Spook can’t remember any life but with Grimalda, the cranky witch who pushes him around and feeds him cold bat wings. If only she’d keep a cat like a normal witch, but Grimalda is allergic to cats. But one Halloween night, Spook’s wish suddenly comes true when he falls off Grimalda’s broom and into a circle of children. Now he and little Jamie have to outsmart the witch before she takes Spook back for good.
What works: The story is very fast-paced, and Jamie’s response to his final challenge still seems as clever as it did when I first read the book. The villains are scary enough without being too frightening, and Larsen’s illustrations of the scowling, Grinch-like witches are both spooky and funny.
Little’s descriptions – wind that “skirl[s] like bagpipes” and a witch’s voice that sounds “like the slow grating of chains across a gravel path” – add to the story’s spooky tone.
What doesn’t: A few passages of dialogue seem too contrived, serving as exposition rather than natural conversation, such as when Grimalda reminds Spook why she doesn’t keep a cat instead of a dog.

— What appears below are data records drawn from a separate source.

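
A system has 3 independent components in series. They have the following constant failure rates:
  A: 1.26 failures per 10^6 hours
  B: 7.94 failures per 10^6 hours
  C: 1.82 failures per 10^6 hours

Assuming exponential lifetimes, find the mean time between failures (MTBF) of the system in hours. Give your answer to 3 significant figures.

Series of exponential components: λ_sys = Σ λ_i
λ_sys = 0.00000126 + 0.00000794 + 0.00000182 = 1.1020e-05 /h
MTBF = 1 / λ_sys = 90700 h

90700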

In addition, the Head Witch’s apparent surprise at Grimalda’s choice for a familiar makes little sense, since it’s implied that Grimalda has had Spook for a long time, and the Head Witch has had more than one opportunity to see him. Likewise, Spook is surprised at something he sees at the witches’ cave, something I thought he would have seen before.
Overall: Spook is a very entertaining story, with villains who are goofy enough to offset their scary qualities. Other than a few exposition-heavy passages, the dialogue is believable and the descriptions create vivid, tangible scenes. This would be a fun book for teachers to read to their students the week before Halloween, a chapter or two each day.